JACKSON, Miss. (Legal Newsline) - Korean electronics manufacturer LG Chem Ltd. can be sued in Mississippi over a lithium battery attached to a vaping device that exploded in a woman’s pocket, the state’s highest court ruled, reversing a lower-court decision dismissing the case for lack of jurisdiction.
Noting LG faces at least 44 similar lawsuits around the country, the Mississippi Supreme Court rejected LG’s argument it warns consumers against using its batteries for use in vaping devices and couldn’t control where they are sold or used.
“At some point LG Chem has to stop acting surprised,” the court said in an Oct. 13 decision. “Here, a Mississippi plaintiff was injured in Mississippi by a product she had purchased in Mississippi. The state’s interest in adjudicating the dispute is high.”

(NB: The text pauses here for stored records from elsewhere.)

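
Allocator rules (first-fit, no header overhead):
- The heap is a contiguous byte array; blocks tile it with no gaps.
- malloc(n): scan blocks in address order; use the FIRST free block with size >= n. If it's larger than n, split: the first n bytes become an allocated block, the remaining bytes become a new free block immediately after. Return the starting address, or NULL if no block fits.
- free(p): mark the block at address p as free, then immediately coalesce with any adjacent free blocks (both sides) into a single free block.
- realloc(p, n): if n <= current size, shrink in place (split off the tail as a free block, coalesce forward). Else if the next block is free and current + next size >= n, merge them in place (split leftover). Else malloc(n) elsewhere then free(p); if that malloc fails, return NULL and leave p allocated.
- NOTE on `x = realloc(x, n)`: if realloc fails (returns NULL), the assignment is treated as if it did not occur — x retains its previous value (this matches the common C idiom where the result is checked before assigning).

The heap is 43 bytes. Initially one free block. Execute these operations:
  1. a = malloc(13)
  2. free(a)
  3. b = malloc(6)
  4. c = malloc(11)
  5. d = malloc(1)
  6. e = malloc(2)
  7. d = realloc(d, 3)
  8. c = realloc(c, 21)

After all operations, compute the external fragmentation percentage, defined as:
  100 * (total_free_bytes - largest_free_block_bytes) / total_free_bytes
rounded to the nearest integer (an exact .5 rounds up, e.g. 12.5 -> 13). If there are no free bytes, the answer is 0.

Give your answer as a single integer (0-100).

Op 1: a = malloc(13) -> a = 0; heap: [0-12 ALLOC][13-42 FREE]
Op 2: free(a) -> (freed a); heap: [0-42 FREE]
Op 3: b = malloc(6) -> b = 0; heap: [0-5 ALLOC][6-42 FREE]
Op 4: c = malloc(11) -> c = 6; heap: [0-5 ALLOC][6-16 ALLOC][17-42 FREE]
Op 5: d = malloc(1) -> d = 17; heap: [0-5 ALLOC][6-16 ALLOC][17-17 ALLOC][18-42 FREE]
Op 6: e = malloc(2) -> e = 18; heap: [0-5 ALLOC][6-16 ALLOC][17-17 ALLOC][18-19 ALLOC][20-42 FREE]
Op 7: d = realloc(d, 3) -> d = 20; heap: [0-5 ALLOC][6-16 ALLOC][17-17 FREE][18-19 ALLOC][20-22 ALLOC][23-42 FREE]
Op 8: c = realloc(c, 21) -> NULL (c unchanged); heap: [0-5 ALLOC][6-16 ALLOC][17-17 FREE][18-19 ALLOC][20-22 ALLOC][23-42 FREE]
Free blocks: [1 20] total_free=21 largest=20 -> 100*(21-20)/21 = 100/21 ≈ 4.762 -> rounds to 5

Answer: 5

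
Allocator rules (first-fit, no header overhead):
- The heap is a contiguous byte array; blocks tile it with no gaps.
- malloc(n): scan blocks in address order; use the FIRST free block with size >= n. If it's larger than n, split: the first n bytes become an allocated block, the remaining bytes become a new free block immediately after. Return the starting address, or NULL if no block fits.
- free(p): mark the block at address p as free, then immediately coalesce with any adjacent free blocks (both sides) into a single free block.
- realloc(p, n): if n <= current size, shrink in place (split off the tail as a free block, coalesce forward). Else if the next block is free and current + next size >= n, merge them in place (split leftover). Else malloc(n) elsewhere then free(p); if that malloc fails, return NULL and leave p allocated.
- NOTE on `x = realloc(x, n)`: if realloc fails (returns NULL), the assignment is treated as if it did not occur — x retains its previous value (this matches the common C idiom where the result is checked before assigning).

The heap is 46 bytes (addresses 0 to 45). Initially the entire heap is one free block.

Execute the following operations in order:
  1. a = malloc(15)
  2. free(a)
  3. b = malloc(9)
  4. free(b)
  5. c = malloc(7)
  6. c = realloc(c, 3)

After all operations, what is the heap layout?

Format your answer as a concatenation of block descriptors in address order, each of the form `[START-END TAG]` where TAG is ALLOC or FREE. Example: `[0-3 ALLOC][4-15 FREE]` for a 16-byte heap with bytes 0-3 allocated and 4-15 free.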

Melissa Dilworth sued LG after an LG 18650 lithium-ion battery exploded in her pocket, causing second- and third-degree burns to her groin, legs and fingers. Her husband also sued LG for lack of consortium.
A district court dismissed the suit after LG argued the state didn’t have personal jurisdiction over the company because it didn’t sell the batteries for use in vaping devices in Mississippi. It said the vaping equipment manufacturer got the batteries, which are used in laptops and even golf carts, through unauthorized channels.
The Supreme Court reversed, saying it didn’t matter whether LG specifically sold batteries for vaping devices in Mississippi. It sold them for other uses, meeting the test the U.S. Supreme Court has laid out for establishing the “minimum contacts” a company must have with a state to exercise personal jurisdiction. Most recently, the high court in 2020 ruled that plaintiff Adam Bandemer could sue Ford Motor Co. in Minnesota over an accident in that state involving a Crown Victoria that had been manufactured in Canada and first sold in North Dakota.
In this case, the Mississippi Supreme Court ruled, LG sells millions of batteries across the nation each year in many different products, including in Mississippi. That meets the test for personal jurisdiction, the court said. It cited for support a similar case in Georgia, where a man using the same battery for a vaping device suffered “disfigurement to his legs, scrotum, and right hand.”
“While the consumer’s purported misuse of the product may be a valid merits defense for LG Chem to raise as the case proceeds in circuit court, it is not an argument that defeats a prima facie case of personal jurisdiction,” the Mississippi court concluded.
LG warns consumers not to use its lithium-ion batteries for e-cigarette, vaporizers or similar devices because they can catch fire or explode if not contained in a battery pack with proper circuitry. “The well-known risks of misusing Li-Ion Cells in these devices have been recognized by the FDA, the US Fire Administration and the Consumer Technology Association,” the company says on its website.